There are classic pastry-based pies, such as chicken pot pie, and plenty of potato-topped options too, whether you're craving beef, lamb or lentils. If you're vegetarian, we have two delicious options just for you.
Pastry-based pies
Chicken pot pie
This creamy chicken pie feeds 6–8, making it great for leftovers. The filling is rich and veggie-filled, with nutritionist Heidi Sze including leek, carrot, turnip and peas. The pie can be made ahead of time and stored in the fridge overnight before baking.

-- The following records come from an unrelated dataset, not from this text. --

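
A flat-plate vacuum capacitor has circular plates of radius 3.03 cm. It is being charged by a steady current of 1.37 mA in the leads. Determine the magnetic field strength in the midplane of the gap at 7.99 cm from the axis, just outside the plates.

3.43×10^-9 T

Between the plates the displacement current equals the wire current: I_d = 1.37 mA = 1.37×10^-3 A.
For r ≥ R the full I_d is enclosed: B = μ₀ I_d/(2πr) = (4π×10^-7)(1.37×10^-3)/(2π·0.0799) = 3.43×10^-9 T.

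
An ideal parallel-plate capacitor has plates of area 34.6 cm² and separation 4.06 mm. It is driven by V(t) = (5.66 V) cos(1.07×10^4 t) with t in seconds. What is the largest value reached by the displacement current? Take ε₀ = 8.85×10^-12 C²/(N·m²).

4.57×10^-7 A

The displacement current equals the conduction current C dV/dt, which peaks at C V₀ ω.
With C = ε₀A/d = (8.85×10^-12)(3.46×10^-3)/(4.06×10^-3) = 7.542×10^-12 F and ω = 1.07×10^4 rad/s, I_d,max = (7.542×10^-12)(5.66)(1.07×10^4) = 4.57×10^-7 A.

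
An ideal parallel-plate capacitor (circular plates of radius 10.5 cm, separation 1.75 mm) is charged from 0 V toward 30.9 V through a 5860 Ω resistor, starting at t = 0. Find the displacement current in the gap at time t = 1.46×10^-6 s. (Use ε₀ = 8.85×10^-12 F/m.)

1.27×10^-3 A

With C = ε₀A/d = (8.85×10^-12)(0.03464)/(1.75×10^-3) = 1.752×10^-10 F, the time constant is τ = RC = 1.027×10^-6 s, so t/τ = 1.422 and e^(−t/τ) = 0.2412.
I_d = I_cond = (V₀/R) e^(−t/τ) = (5.273×10^-3)(0.2412) = 1.27×10^-3 A.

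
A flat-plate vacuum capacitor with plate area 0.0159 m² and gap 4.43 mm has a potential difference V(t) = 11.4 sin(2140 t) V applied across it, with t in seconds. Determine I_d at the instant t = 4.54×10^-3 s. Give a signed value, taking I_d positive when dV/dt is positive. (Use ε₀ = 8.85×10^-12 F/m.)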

Meat pie with beef, pepper and onion
This recipe comes from Chan Khun, a pastry chef in regional Victoria, whose beef pepper pie won Australia's best pie in 2020. It uses frozen puff-pastry and beef mince with celery salt, beef stock powder and gravy powder key to its nostalgic flavour.

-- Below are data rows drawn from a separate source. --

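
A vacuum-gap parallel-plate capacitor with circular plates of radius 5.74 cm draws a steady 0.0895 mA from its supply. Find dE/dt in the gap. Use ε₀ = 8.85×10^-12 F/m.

The displacement current between the plates equals the conduction current, I_d = 0.0895 mA.
Inverting I_d = ε₀ A dE/dt gives dE/dt = 8.95×10^-5 / (8.85×10^-12 · 0.01035) = 9.77×10^8 V/(m·s).

9.77×10^8 V/(m·s)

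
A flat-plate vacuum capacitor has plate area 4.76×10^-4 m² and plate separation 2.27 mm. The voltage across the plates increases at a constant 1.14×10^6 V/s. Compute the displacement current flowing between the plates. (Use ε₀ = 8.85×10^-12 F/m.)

E = V/d so dE/dt = (dV/dt)/d = 5.022×10^8 V/(m·s), and I_d = ε₀ A dE/dt = (8.85×10^-12)(4.76×10^-4)(5.022×10^8) = 2.12×10^-6 A.

2.12×10^-6 A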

Broccoli, feta and halloumi pie
You won't need a pie dish to make this freeform pie by Julia Busuttil Nishimura. Instead, she uses frozen sheets of filo pastry as a base for a two-cheese and broccoli filling.
Potato-topped pies
Cottage pie with hidden veg
Cottage pie is made with beef mince and this recipe by Heidi Sze is flexible, allowing you to use a combination of meat and lentils if you choose. Swapping out some of the mince for lentils can be a great way to save money and increase the veggie content.
Shepherd's pie with peas and carrot
Julia Busuttil Nishimura puts her spin on Shepherd's pie, which uses lamb mince. She adds diced vegetables for additional colour and flavour. If you're one for meal prepping on weekends, this is a good option as the filling benefits from cooling slightly before the mashed potato is added.
Cauliflower, pea and curry pie
Vegetarians will love Hetty Lui McKinnon's curry pie. It was inspired by the flavours of the beloved North Indian dish aloo gobi matar: a potato, cauliflower and pea curry. Spices help amplify the flavour of the vegetables included in this warming dish.